Яшка сказал тогда, думая о чем-то своем:
— В жизни все равно как в детстве, помнишь… Завяжут тебе глаза, раскрутят, а потом говорят: ну, иди — ты прицелишься и идешь. Медленно, осторожно. Уж кажется, точно иду, по линии. И вдруг — р-р-раз! — лбом в стенку! Не прямо шел, оказывается, а вправо забрал. Или влево. А думал — прямо…
«Я думал — прямо… — молотилось в голове, — прямо… прямо… прямо…»
13
Тоська не могла точно вспомнить, что было в эти дни. Как заведенная, она отваживалась с Яшкиной матерью, ходила на работу, давала показания следователю, бросала пригоршнями землю на крышку Яшкиного гроба и прислушивалась, как шуршит земля, падая вниз.
Одно почему-то четко сохранилось в памяти и не давало ей покоя: черный гладиолус по имени «Поль Робсон».
Она срезала цветок, принесла его в клуб, где лежал Яшка в день похорон, положила цветок ему в ноги. И вспомнила: стоит Яшка, черный, как грач, в черном парадном костюме, на танцы, видно, собрался, и просит у нее черный гладиолус. Это было давно, еще до того, как он встретил Олю.
Ей стало вдруг больно. Дай она тогда Яшке черный цветок, он подарил бы его какой-нибудь своей девчонке, может быть, той, беленькой, с которой видела его Тоська, и — как знать — может, теперь все было бы иначе…
Тоська вспомнила, как Яшка спускался к ней с крана в тот последний день. Он хотел, чтобы ей было лучше, а она ему цветка пожалела…
Мысли были беспорядочные, случайные, но одна возвращалась упрямо: как глупо, как ужасно глупо погиб Яшка! Заболей, например, он в тот день или не подуй этот ветер, и все было бы в порядке. Бессмысленная, глупая смерть…
Время шло, день за днем, Тоська работала по-прежнему. Одно только изменилось: заказные в пятьдесят первую больше не приходили. Теперь Тоська имела дело только с железными ящиками.

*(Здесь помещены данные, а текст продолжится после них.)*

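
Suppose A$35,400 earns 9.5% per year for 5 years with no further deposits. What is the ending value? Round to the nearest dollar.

A$55,728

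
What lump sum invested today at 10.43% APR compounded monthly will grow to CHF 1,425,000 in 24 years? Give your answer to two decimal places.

CHF 117,865.36

With 12 periods per year: i = 0.00869167, n = 288.
PV = 1,425,000 / (1 + 0.00869167)^288 = 1,425,000 / 12.090066 = 117,865.3600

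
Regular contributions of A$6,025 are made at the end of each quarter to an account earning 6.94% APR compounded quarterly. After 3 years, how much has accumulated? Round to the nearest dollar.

Periodic rate i = 0.0694/4 = 0.01735; n = 3 × 4 = 12 periods.
FV = 6025 × [(1+0.01735)^12 − 1] / 0.01735 = 6025 × 13.213983 = 79,614.2503

A$79,614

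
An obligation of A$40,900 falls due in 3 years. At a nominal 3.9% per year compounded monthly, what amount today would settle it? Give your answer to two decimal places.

A$36,390.94

i = 0.039/12 = 0.00325 per month; n = 3·12 = 36.
PV = 40,900 / (1 + 0.00325)^36 = 40,900 / 1.123906 = 36,390.9376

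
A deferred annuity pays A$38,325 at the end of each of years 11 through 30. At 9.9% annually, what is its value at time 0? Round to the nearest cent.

PV at t=10 (ordinary 20-year annuity): 38325 × a(20|0.099) = 38325 × 8.571998 = 328,521.8187
PV₀ = 328,521.8187 / (1+0.099)^10 = 328,521.8187 / 2.570259 = 127,816.6098

A$127,816.61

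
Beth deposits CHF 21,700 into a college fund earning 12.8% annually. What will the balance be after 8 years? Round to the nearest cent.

21,700 × (1+0.128)^8 = 21,700 × 2.621035 = 56,876.4565

CHF 56,876.46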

Как всегда по утрам, Нина Ивановна, поглядывая поверх очков, выдавала почтальонам корреспонденцию, а они, шурша газетами, рассказывали друг другу кто что… Одна Тоська молчала, и ее никто не трогал, не заговаривал с ней зря, если она сама не начинала.
В посылочном отделении по-прежнему пахло душистыми яблоками, и Тоська, как раньше, приходила сюда подышать яблочным нежным воздухом.
Нина Ивановна как-то получила посылку от своих родственников с юга. Нюра, веселая и живая, притащила клещи, ящик открыли, и Нина Ивановна дала всем по яблоку. Все начали пробовать их и хвалить южных родственников, а Тоська развернула тонкую шуршащую бумагу и подняла яблоко к свету, к солнечному лучу.